Whatever the hell that meant. Ned, rubbing his shoulder now as he ran, muttered a few more words that would have got him into trouble if either parent had been there to hear.

Well, they weren’t. And they weren’t going to be much good to him in this. Whatever this was, anyhow.

She is worth it, always and ever.

He was pretty certain that was what he’d heard.

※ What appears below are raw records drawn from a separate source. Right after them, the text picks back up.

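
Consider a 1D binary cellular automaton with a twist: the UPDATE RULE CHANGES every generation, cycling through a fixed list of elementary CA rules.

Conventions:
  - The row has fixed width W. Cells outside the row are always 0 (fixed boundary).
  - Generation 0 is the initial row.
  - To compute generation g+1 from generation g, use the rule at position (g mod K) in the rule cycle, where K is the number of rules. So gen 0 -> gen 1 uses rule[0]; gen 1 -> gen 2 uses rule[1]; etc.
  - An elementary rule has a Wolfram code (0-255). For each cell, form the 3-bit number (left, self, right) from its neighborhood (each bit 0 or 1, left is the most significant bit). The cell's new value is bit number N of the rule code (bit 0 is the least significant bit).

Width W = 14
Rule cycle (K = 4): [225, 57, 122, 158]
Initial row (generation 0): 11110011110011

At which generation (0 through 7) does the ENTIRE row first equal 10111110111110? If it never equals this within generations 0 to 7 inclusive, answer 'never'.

Answer: 3

Derivation:
Gen 0: 11110011110011
Gen 1 (rule 225): 01110001110001
Gen 2 (rule 57): 01001101001100
Gen 3 (rule 122): 10111110111110
Gen 4 (rule 158): 10111100111101
Gen 5 (rule 225): 01011100011110
Gen 6 (rule 57): 00110011010001
Gen 7 (rule 122): 01111111101010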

As he turned off the main road, taking their own uphill lane, the words hit him hard, a different sort of blow. Tidings from that still-distant, really complicated adult world he seemed to be approaching. And from somewhere else, as well, a place farther away, that he also seemed to be entering now, like it or not.

A few dozen strides later it occurred to Ned Marriner that if he’d wanted to, or had been thinking clearly enough, he could have taken those last words as a thank-you of sorts, after all. A confiding, explanation, even an apology from someone not obviously inclined to any of those things.

As the villa came in sight at the top of their roadway, beyond a sloping meadow and the lawn, framed against the trees that sheltered it from the wind, he was thinking of a rose placed yesterday beside a sculpted figure that was not the Queen of Sheba.

CHAPTER VI

The others were on the terrace having a drink as Ned came up the gravel drive. The sun, west over the city, sent a long, slanting light. It fell on the cypresses, the house, the water in the pool, and on the four people sitting outside, making them look golden, like gods.

“You should see yourselves,” Ned called, keeping his tone cheerful.

“The light’s amazing.”

In a moment like this, he thought, you could get a pretty good idea of what people loved so much about Provence.

He kept on moving; he didn’t want to get close to the others until he checked himself in the mirror. “I’m gonna shower, be right out.”

“Dude,” Greg called out, “you were supposed to phone me for a ride!”

“Too nice a day,” he shouted back, going around the side of the house to enter through the front, not from the terrace doors where they were.

“Ned, are you all right?” his father called.

They’d told him about earlier, obviously. He supposed they’d had to. He’d been pretty sick.

“I’m fine,” he said, not breaking stride. “Down in twenty minutes.”

He passed Veracook in the hallway and she didn’t seem too alarmed at the sight of him. He looked in the bathroom mirror upstairs. His shoulder hurt, he’d have a bruise, be sore for a couple of days, but nothing worse than what you got in a hockey game, and he didn’t think his cheek looked too bad. They might not even notice.

“OH, MY GOD, Ned! What happened to your face?” Melanie cried, the second he walked out on the terrace with a Coke.

Melanie, he thought. He bet the three men wouldn’t have seen a thing.

He shrugged. “Stupid accident. I got rushed by a dog near the fruit-and-veg market and fell over a café table.”

“A dog?” his father said.

“Big one, too,” Ned said, taking a chair and stretching out his legs casually. He sipped from his Coke and put it on the table. Larry Cato had told him years ago that when you lied you cut as close to the truth as you could or way far off. One or the other. It was aliens with ray guns, or a dog and a café table. Larry was the type who had theories about these things.

“What the hell?” Steve said. “Did you, like, get bit?”

“No, no, no. I just fell. He ran off when people yelled at him.”

Melanie had gone into the kitchen. She came back out with ice cubes in a plastic bag, a dish towel wrapped around them. She handed it to him, wordlessly.

“My own fault, probably,” Ned said. “I was jogging through the market and who knows what the dog thought I was. A terrorist or something.” His father looked dubious. “I’m okay, really. A bruise. I’ll live, Dad.” He held the ice dutifully to his face.